Chapter XI
After Finnerty and Swinton left Gilfain in the evening, the major said: "If you don't mind, we'll stick to this elephant and ride on to the keddah, where I'll take the bell off Moti; I won't take a chance of having the sapphire stolen by leaving it there all night. I am worrying now over letting Prince Ananda have Moti—I forgot all about the stone, really."
"Worked beautifully to-day, didn't it?" Swinton commented.
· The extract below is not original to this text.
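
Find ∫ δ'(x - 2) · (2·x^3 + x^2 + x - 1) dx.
-29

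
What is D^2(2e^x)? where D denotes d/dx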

"Yes. I fancy it saved the girl's life, at least; for if I'd not had Moti I'd have lost out on the mix-up with Stripes. I'll get a metal clapper to-morrow, but I doubt its answering; it will clang, and the sapphire has a clinking note like ice in a glass. And, while an elephant hasn't very good eyesight, he's got an abnormally acute sense of hearing. Moti would twig the slightest variation in the tone of that bell that she's probably worn for a hundred years or more—maybe a thousand, for all I know. There's a belief among the natives that a large elephant has been wandering around northern India for a thousand years; it is called the 'Khaki Hethi'—brown elephant."
Swinton looked curiously at the major. "Do you believe that?"
"Each year in this wonderland I believe more; that is, I accept more without looking for proofs. It is the easiest way. Yes," he added, in a reflective way, "I'll have trouble with Moti, I'm afraid; elephants are the most suspicious creatures on earth, and she is particularly distrustful."
"Don't bother about the sapphire," Swinton objected.
"Oh, yes, I will. I've got to take off the bell, anyway, to find some substitute. If I don't, somebody'll poison Moti if they can't get the sapphire any other way."
At the keddah the two dismounted and walked over to where Moti was under her tamarind tree. Swinton became aware of the extraordinary affection the big creature had for Finnerty. She fondled his cheek with the fingers of her trunk, and put it over his shoulder, giving utterance to little guttural chuckles of satisfaction, as though she were saying: "We fooled the tiger, didn't we?"
Finnerty called to a native to bring him some ghie cakes—little white cookies of rice flour and honey that had been cooked in boiling ghie, butter made from buffalo's milk—and when they were brought he gave the delighted elephant one. She smacked her lips and winked at Finnerty—at least to Swinton her actions were thus.